Selasa, 17 September 2019


Produksi Padi Naik 24,59 Persen, Luwu Utara Bakal Terima Penghargaan

14 Mei 2019, 16:12 WIBEditor : Yulianto

Bupati Luwu Utara, Indah saat panen padi | Sumber Foto:LH/HMS

Dari 24 kabupaten/kota di Sulsel, hanya ada sembilan kabupaten yang mendapat persentase di atas 5 persen, dan Luwu Utara paling tinggi.

TABLOIDSINARTANI.COM, Luwu Utara---Jika tak ada aral melintang, Mei ini, Pemerintah Daerah Kabupaten Luwu Utara bakal menerima apresiasi dan penghargaan dari Pemerintah Provinsi Sulawesi Selatan atas hasil peningkatan produksi padi pada 2018.

Catatan BPS, peningkatan produksi padi Luwu Utara tertinggi diantara 24 kabupaten/kota di Sulsel, yaitu 24,59 persen. Hal ini diungkap Kepala Dinas Tanaman Pangan, Hortikultura dan Perkebunan melalui Kepala Seksi Produksi Tanaman Pangan, Sunanto, usai menghadiri panen perdana padi di lokasi penangkaran benih padi, Sabtu (4/5), di Desa Hasanah Kecamatan Mappedeceng.

“Data peningkatan produksi padi 24,59 persen ini dikeluarkan BPS Provinsi, dan diakui undang-undang. Insya Allah, penetapannya tidak lama lagi. Mungkin Mei ini,” ungkap Sunanto.

Dari 24 kabupaten/kota di Sulsel, hanya ada sembilan kabupaten yang mendapat persentase di atas 5 persen, dan Luwu Utara paling tinggi. Daerah dengan peningkatan produksi di atas 5 persen, bakal mendapat apresiasi dari Gubernur Sulsel. “Tahun kemarin penghargaan diserahkan langsung Presiden di Istana, tapi sepertinya tahun ini penghargaan diserahkan Gubernur Susel di Makassar,” katanya.
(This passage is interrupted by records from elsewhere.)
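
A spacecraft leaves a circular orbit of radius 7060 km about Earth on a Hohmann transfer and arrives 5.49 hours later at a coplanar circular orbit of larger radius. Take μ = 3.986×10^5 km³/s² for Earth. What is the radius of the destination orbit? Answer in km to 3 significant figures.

r₂ = 43100 km

Transfer time t = 5.49 hours = 19764 s, and t = π√(a_t³/μ).
So a_t = (μ t²/π²)^(1/3) = (3.986×10^5 × (19764)² / π²)^(1/3) = 25080 km.
Since a_t = (r₁ + r₂)/2, r₂ = 2a_t − r₁ = 2×25080 − 7060 = 43100 km.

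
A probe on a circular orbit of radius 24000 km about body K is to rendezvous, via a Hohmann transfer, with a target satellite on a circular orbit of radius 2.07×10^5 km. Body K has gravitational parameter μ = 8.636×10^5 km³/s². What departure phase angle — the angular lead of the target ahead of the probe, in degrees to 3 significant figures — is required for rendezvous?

φ = 105°

The Hohmann ellipse has a_t = (r₁ + r₂)/2 = 1.155×10^5 km.
The half-period of the transfer ellipse is t = π√(a_t³/μ) = 1.327×10^5 s.
Target angular speed ω₂ = √(μ/r₂³) = 9.867×10^-6 rad/s.
Angle swept by the target during transfer: ω₂·t = 1.3094 rad = 75.02°.
The probe traverses 180° on the transfer ellipse, so the target must lead by 180° − 75.02° = 105°.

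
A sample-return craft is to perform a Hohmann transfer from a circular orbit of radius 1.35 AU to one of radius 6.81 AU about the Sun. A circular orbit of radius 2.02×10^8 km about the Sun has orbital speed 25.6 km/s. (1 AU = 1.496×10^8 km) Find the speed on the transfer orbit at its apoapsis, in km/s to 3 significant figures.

From the circular-orbit relation v² = μ/r at r = 2.02×10^8 km: μ = v²r = (25.6)² × 2.02×10^8 = 1.32383×10^11 km³/s².
In km: r₁ = 1.35 × 1.496×10^8 = 2.0196×10^8 km; r₂ = 6.81 × 1.496×10^8 = 1.018776×10^9 km.
The Hohmann ellipse has a_t = (r₁ + r₂)/2 = 6.10368×10^8 km.
At apoapsis, r = 1.018776×10^9 km.
Vis-viva: v = √[μ(2/r − 1/a_t)] = √[1.32383×10^11 × (2/1.018776×10^9 − 1/6.10368×10^8)] = 6.557 km/s.

v = 6.56 km/s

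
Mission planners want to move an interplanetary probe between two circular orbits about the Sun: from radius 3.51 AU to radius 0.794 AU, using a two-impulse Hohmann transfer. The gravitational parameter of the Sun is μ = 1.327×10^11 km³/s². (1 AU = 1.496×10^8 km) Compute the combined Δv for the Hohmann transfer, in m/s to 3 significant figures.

Δv = 15500 m/s

In km: r₁ = 3.51 × 1.496×10^8 = 5.25096×10^8 km; r₂ = 0.794 × 1.496×10^8 = 1.187824×10^8 km.
Transfer-ellipse semi-major axis a_t = (r₁ + r₂)/2 = (5.25096×10^8 + 1.187824×10^8)/2 = 3.219392×10^8 km.
Circular speed at r₁: v₁ = √(μ/r₁) = √(1.327×10^11/5.25096×10^8) = 15.897 km/s.
On the transfer ellipse at r₁, vis-viva gives v_a = √[μ(2/r₁ − 1/a_t)] = 9.6562 km/s.
First burn Δv₁ = |v_a − v₁| = 6.241 km/s.
At r₂, v₂ = √(μ/r₂) = 33.424 km/s.
Transfer-orbit speed at r₂: v_p = √[μ(2/r₂ − 1/a_t)] = 42.687 km/s.
Second burn Δv₂ = |v₂ − v_p| = 9.263 km/s.
Total Δv = Δv₁ + Δv₂ = 15.50 km/s.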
Sunanto menambahkan, luas lahan padi di Lutra kurang lebih 27.000 ha. Luasan tersebut masih kalah dibanding daerah lain seperti Bone, yang luas lahannya mencapai 54.000 ha. “Kalau mengacu luas lahan memang kita masih di bawah dari Bone. Dari segi produksi, kalau dikonversi ke luas lahan kita akan kalah. Tapi berkaitkan peningkatan produksi, justru kita yang tertinggi di Sulsel. Ini BPS yang keluarkan,” katanya bangga.
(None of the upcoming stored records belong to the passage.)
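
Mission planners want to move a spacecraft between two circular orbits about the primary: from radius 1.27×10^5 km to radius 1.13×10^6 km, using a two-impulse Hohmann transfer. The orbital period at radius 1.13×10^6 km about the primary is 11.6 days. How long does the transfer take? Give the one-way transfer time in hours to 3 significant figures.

From Kepler's third law T² = 4π²r³/μ at r = 1.13×10^6 km, T = 11.6 days = 11.6 × 86400 s = 1.00224×10^6 s: μ = 4π²r³/T² = 5.67089×10^7 km³/s².
Semi-major axis of the transfer orbit: a_t = (1.270×10^5 + 1.130×10^6)/2 = 6.285×10^5 km.
Transfer time t = π√(a_t³/μ) = π√((6.285×10^5)³ / 5.67089×10^7) = 2.0787×10^5 s.
Converting: 2.0787×10^5 s ÷ 3600 s/hour = 57.7 hours.

t = 57.7 hours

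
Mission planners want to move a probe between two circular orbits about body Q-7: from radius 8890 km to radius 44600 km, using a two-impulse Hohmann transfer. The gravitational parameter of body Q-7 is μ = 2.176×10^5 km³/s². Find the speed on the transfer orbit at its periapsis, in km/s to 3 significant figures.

v = 6.39 km/s

Semi-major axis of the transfer orbit: a_t = (8890 + 44600)/2 = 26745 km.
The periapsis of the transfer ellipse is at r = 8890 km.
From the vis-viva equation, v = √[μ(2/r − 1/a_t)] = 6.389 km/s.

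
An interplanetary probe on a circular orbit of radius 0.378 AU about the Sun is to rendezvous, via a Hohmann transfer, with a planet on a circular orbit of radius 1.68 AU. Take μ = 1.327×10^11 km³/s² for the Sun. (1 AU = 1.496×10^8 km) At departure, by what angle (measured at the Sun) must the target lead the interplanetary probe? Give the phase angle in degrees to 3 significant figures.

φ = 93.7°

In km: r₁ = 0.378 × 1.496×10^8 = 5.65488×10^7 km; r₂ = 1.68 × 1.496×10^8 = 2.51328×10^8 km.
Transfer-ellipse semi-major axis a_t = (r₁ + r₂)/2 = (5.65488×10^7 + 2.51328×10^8)/2 = 1.539384×10^8 km.
The half-period of the transfer ellipse is t = π√(a_t³/μ) = 1.647×10^7 s.
The target's mean motion on its circular orbit is ω₂ = √(μ/r₂³) = 9.143×10^-8 rad/s.
Angle swept by the target during transfer: ω₂·t = 1.5059 rad = 86.28°.
The interplanetary probe traverses 180° on the transfer ellipse, so the target must lead by 180° − 86.28° = 93.7°.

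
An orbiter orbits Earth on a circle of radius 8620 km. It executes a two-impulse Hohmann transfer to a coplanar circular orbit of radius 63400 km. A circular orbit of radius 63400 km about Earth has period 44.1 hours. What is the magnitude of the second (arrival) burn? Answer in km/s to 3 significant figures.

From Kepler's third law T² = 4π²r³/μ at r = 63400 km, T = 44.1 hours = 44.1 × 3600 s = 1.5876×10^5 s: μ = 4π²r³/T² = 3.99158×10^5 km³/s².
Transfer-ellipse semi-major axis a_t = (r₁ + r₂)/2 = (8620 + 63400)/2 = 36010 km.
Circular speed at r = 63400 km: v_c = √(μ/r) = 2.5092 km/s.
Vis-viva on the transfer ellipse at r = 63400 km gives v_t = √[μ(2/r − 1/a_t)] = 1.2276 km/s.
Δv₂ = |v_t − v_c| = |1.2276 − 2.5092| = 1.282 km/s.

Δv₂ = 1.28 km/s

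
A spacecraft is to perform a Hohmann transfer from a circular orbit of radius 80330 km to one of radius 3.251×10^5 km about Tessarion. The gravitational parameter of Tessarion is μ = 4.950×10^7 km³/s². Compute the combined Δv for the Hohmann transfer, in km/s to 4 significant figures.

Semi-major axis of the transfer orbit: a_t = (80330 + 3.251×10^5)/2 = 2.02715×10^5 km.
Circular speed at r₁: v₁ = √(μ/r₁) = √(4.950×10^7/80330) = 24.8235 km/s.
Transfer-orbit speed at r₁ (vis-viva): v_p = √[μ(2/r₁ − 1/a_t)] = 31.4361 km/s.
First burn Δv₁ = |v_p − v₁| = 6.6126 km/s.
Circular speed at r₂: v₂ = √(μ/r₂) = 12.3394 km/s.
Transfer-orbit speed at r₂: v_a = √[μ(2/r₂ − 1/a_t)] = 7.76766 km/s.
Second burn Δv₂ = |v₂ − v_a| = 4.5717 km/s.
Δv = Δv₁ + Δv₂ = 6.6126 + 4.5717 = 11.18 km/s.

Δv = 11.18 km/s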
Sunanto mengatakan, pihaknya kini tinggal menunggu panggilan dari provinsi untuk menerima penghargaan. Sekali lagi, ini untuk persentase peningkatan produksi padi di 2018. Di 2019, tentu kita masih berharap mampu mencapai di atas 5 persen lagi, meski tahun ini sebagian lahan di wilayah Kabupaten Luwu Utara terkena dampak dari bencana banjir,” tuturnya.